Insurance works because it allows the cost of large, often catastrophic losses to be spread among many individuals. Insurance companies collect premiums from many individual policyholders, and then pay for the losses incurred from the money collected. Insurance companies operate successfully because it is unlikely everyone who pays an insurance premium will suffer a claim—at least not in any given year. In a nutshell, insurance permits the losses of a few to be paid by the insurance premiums of many.

How are insurance rates determined?
It’s a complex process. Insurance can’t be priced like most products, because the money people pay for it is intended to help cover the cost of unforeseen future happenings—for example, a fire, a burglary or an auto accident.

While many factors are considered in rate making, rates basically are dependent on two primary factors: the frequency of claims and the severity (as measured by cost) of each claim—known as the company’s loss experience. The companies use their loss experience, supplemented by factors reflecting economic trends, as a guide to the amount they will be required to pay for future claims and meet the costs of doing business.

Once the company determines its estimated future costs, its rates are set based on a variety of individual factors.
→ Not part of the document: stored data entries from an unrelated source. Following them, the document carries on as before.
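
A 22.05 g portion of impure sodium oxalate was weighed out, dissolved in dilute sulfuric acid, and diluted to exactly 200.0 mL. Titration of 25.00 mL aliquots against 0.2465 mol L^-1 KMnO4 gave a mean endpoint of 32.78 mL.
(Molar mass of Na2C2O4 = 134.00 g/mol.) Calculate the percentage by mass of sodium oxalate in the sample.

2 MnO4^- + 5 C2O4^2- + 16 H^+ → 2 Mn^2+ + 10 CO2 + 8 H2O
n(KMnO4) per titration = 0.03278 × 0.2465 = 8.080 × 10^-3 mol
From the 5:2 ratio, n(Na2C2O4) in each aliquot = 5/2 × 8.080 × 10^-3 = 0.02020 mol
n(Na2C2O4) in the whole flask = 0.02020 × 200.0/25.00 = 0.1616 mol
mass of Na2C2O4 = 0.1616 × 134.00 = 21.66 g
% Na2C2O4 = 21.66 / 22.05 × 100 = 98.21 %

98.21 %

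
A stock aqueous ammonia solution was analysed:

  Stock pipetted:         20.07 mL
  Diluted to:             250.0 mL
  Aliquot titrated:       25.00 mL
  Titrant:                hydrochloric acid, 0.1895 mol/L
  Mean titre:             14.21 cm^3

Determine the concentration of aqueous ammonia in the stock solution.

1.342 mol/L

NH3 + HCl → NH4Cl
n(HCl) = 0.01421 × 0.1895 = 2.693 × 10^-3 mol
n(NH3) in the aliquot = 2.693 × 10^-3 mol (1:1 ratio)
[NH3]_dilute = 2.693 × 10^-3 / 0.02500 = 0.1077 mol/L
Dilution factor = 250.0 / 20.07 = 12.46
[NH3]_stock = 0.1077 × 12.46 = 1.342 mol/L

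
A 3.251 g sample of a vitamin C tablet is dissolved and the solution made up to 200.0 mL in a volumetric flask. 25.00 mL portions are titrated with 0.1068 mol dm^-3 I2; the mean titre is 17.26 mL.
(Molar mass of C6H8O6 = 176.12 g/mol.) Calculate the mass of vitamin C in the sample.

C6H8O6 + I2 → C6H6O6 + 2 HI
n(I2) per titration = 0.01726 × 0.1068 = 1.843 × 10^-3 mol
n(C6H8O6) in each aliquot = 1.843 × 10^-3 mol (1:1 ratio)
n(C6H8O6) in the whole flask = 1.843 × 10^-3 × 200.0/25.00 = 0.01475 mol
mass of C6H8O6 = 0.01475 × 176.12 = 2.597 g

2.597 g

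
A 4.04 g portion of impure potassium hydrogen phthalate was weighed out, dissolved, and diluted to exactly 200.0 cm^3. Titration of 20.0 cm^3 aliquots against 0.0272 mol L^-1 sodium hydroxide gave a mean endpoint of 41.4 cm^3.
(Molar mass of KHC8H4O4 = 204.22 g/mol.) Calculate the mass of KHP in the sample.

KHC8H4O4 + NaOH → KNaC8H4O4 + H2O
n(NaOH) per titration = 0.0414 × 0.0272 = 1.13 × 10^-3 mol
n(KHC8H4O4) in each aliquot = 1.13 × 10^-3 mol (1:1 ratio)
n(KHC8H4O4) in the whole flask = 1.13 × 10^-3 × 200.0/20.0 = 0.0113 mol
mass of KHC8H4O4 = 0.0113 × 204.22 = 2.30 g

2.30 g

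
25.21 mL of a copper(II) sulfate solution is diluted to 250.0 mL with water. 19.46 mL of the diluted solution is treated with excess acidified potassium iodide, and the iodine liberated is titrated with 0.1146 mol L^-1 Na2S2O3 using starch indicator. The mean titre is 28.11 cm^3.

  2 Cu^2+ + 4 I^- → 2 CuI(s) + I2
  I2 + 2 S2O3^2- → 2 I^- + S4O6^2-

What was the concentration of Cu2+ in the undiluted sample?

1.642 mol/L

n(S2O3^2-) = 0.02811 × 0.1146 = 3.221 × 10^-3 mol
n(I2) = n(S2O3^2-)/2 = 1.611 × 10^-3 mol
From the 2:1 ratio, n(Cu2+) in the aliquot = 2/1 × 1.611 × 10^-3 = 3.221 × 10^-3 mol
[Cu2+]_dilute = 3.221 × 10^-3 / 0.01946 = 0.1655 mol/L
[Cu2+]_original = 0.1655 × 250.0/25.21 = 1.642 mol/L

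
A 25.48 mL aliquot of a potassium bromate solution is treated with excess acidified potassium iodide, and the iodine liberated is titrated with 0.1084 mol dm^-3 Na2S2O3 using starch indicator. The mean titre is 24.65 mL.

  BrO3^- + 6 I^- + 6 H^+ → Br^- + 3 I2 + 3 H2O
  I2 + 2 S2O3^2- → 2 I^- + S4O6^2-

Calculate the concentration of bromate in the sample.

n(S2O3^2-) = 0.02465 × 0.1084 = 2.672 × 10^-3 mol
n(I2) = n(S2O3^2-)/2 = 1.336 × 10^-3 mol
From the 1:3 ratio, n(BrO3^-) in the aliquot = 1/3 × 1.336 × 10^-3 = 4.453 × 10^-4 mol
[BrO3^-] = 4.453 × 10^-4 / 0.02548 = 0.01748 mol/L

0.01748 mol/L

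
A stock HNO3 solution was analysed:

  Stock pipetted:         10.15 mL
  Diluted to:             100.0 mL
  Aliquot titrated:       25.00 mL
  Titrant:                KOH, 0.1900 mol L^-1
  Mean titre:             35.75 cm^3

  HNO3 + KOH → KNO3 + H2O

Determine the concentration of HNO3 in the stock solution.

n(KOH) = 0.03575 × 0.1900 = 6.793 × 10^-3 mol
n(HNO3) in the aliquot = 6.793 × 10^-3 mol (1:1 ratio)
[HNO3]_dilute = 6.793 × 10^-3 / 0.02500 = 0.2717 mol/L
Dilution factor = 100.0 / 10.15 = 9.852
[HNO3]_stock = 0.2717 × 9.852 = 2.677 mol/L

2.677 mol/L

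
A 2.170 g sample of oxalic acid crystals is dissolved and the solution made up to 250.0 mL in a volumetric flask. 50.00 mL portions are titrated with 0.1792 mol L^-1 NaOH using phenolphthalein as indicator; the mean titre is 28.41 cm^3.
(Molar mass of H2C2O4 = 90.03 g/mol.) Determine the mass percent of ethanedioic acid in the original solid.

H2C2O4 + 2 NaOH → Na2C2O4 + 2 H2O
n(NaOH) per titration = 0.02841 × 0.1792 = 5.091 × 10^-3 mol
From the 1:2 ratio, n(H2C2O4) in each aliquot = 1/2 × 5.091 × 10^-3 = 2.546 × 10^-3 mol
n(H2C2O4) in the whole flask = 2.546 × 10^-3 × 250.0/50.00 = 0.01273 mol
mass of H2C2O4 = 0.01273 × 90.03 = 1.146 g
% H2C2O4 = 1.146 / 2.170 × 100 = 52.81 %

52.81 %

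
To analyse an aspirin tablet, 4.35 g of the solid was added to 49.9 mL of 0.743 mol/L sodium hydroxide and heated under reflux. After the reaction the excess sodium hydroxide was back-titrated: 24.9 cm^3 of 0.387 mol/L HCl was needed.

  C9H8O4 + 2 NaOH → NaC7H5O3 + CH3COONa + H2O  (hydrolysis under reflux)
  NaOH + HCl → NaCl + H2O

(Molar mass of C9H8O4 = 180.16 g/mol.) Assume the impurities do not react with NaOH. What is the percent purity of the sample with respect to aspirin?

n(NaOH) added = 0.0499 × 0.743 = 0.0371 mol
n(HCl) used in back-titration = 0.0249 × 0.387 = 9.64 × 10^-3 mol
n(NaOH) left over = 9.64 × 10^-3 mol (1:1 ratio)
n(NaOH) consumed by analyte = 0.0371 − 9.64 × 10^-3 = 0.0274 mol
From the 1:2 ratio, n(C9H8O4) = 1/2 × 0.0274 = 0.0137 mol
mass of C9H8O4 = 0.0137 × 180.16 = 2.47 g
% C9H8O4 = 2.47 / 4.35 × 100 = 56.8 %

56.8 %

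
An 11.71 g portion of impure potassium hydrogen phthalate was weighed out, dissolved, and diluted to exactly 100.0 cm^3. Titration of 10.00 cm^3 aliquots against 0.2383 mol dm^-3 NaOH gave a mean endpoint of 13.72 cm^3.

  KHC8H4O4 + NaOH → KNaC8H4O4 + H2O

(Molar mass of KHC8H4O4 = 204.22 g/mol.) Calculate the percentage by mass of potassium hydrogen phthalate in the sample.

n(NaOH) per titration = 0.01372 × 0.2383 = 3.269 × 10^-3 mol
n(KHC8H4O4) in each aliquot = 3.269 × 10^-3 mol (1:1 ratio)
n(KHC8H4O4) in the whole flask = 3.269 × 10^-3 × 100.0/10.00 = 0.03269 mol
mass of KHC8H4O4 = 0.03269 × 204.22 = 6.677 g
% KHC8H4O4 = 6.677 / 11.71 × 100 = 57.02 %

57.02 %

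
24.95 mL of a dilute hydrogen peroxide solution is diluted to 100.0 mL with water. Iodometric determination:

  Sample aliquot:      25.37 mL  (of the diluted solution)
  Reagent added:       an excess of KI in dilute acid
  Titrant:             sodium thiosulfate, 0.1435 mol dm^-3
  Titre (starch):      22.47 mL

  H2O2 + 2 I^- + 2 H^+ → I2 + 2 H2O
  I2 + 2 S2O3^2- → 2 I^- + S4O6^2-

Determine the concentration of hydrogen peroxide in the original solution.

n(S2O3^2-) = 0.02247 × 0.1435 = 3.224 × 10^-3 mol
n(I2) = n(S2O3^2-)/2 = 1.612 × 10^-3 mol
n(H2O2) in the aliquot = 1.612 × 10^-3 mol (1:1 ratio)
[H2O2]_dilute = 1.612 × 10^-3 / 0.02537 = 0.06355 mol/L
[H2O2]_original = 0.06355 × 100.0/24.95 = 0.2547 mol/L

0.2547 mol/L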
In the case of auto insurance, drivers are categorized into several different rating classifications, based on similar expectations of having a loss. For example, young drivers and drivers in certain geographies are classified as potentially higher risks because of the loss experience of similar drivers.

What types of rating classifications apply to auto insurance?

Auto insurance rates are based on a number of factors, including where the car is customarily kept, the age and driving record of the driver, and the type and use of the car.

Rating territory: The state is divided into rating territories, whose boundaries are determined by such considerations as population density, traffic congestion and other factors which affect exposure to accidents. The premium charged to an individual car owner is affected directly by the number and cost of accidents caused by drivers who live in his or her rating territory, and by the number of thefts in that territory.

Driver classification: Well-documented studies make it clear some groups of drivers have more frequent and often more costly accidents than others. Age, gender and marital status are recognized as reliable rate-making criteria. The highest rates usually are assigned to youthful drivers who, as a group, have a worse record than older drivers.

Driving record: Statistics indicate that people who have been responsible for accidents or have been convicted of serious driving violations are more likely to have accidents in the future than are drivers with clean driving records. Drivers with bad records generally are charged more because they are expected to have more claims than the average driver.

Use of car: Cars that are driven to and from the job usually are more vulnerable to accidents than cars used only for pleasure purposes, because they regularly are exposed to heavy traffic conditions. The same is true for cars used for business purposes throughout the day. Premium charges are related to the total number of miles a car is driven each year, on the grounds the car that is driven more miles is more exposed to accident conditions.

Type of car: Certain types of cars cost more to repair or to replace, based on a variety of factors, including ease of repair and the original cost of the car. These factors are taken into consideration when determining auto insurance premiums. New cars, for example, are more costly to repair and to replace than are older, less expensive vehicles.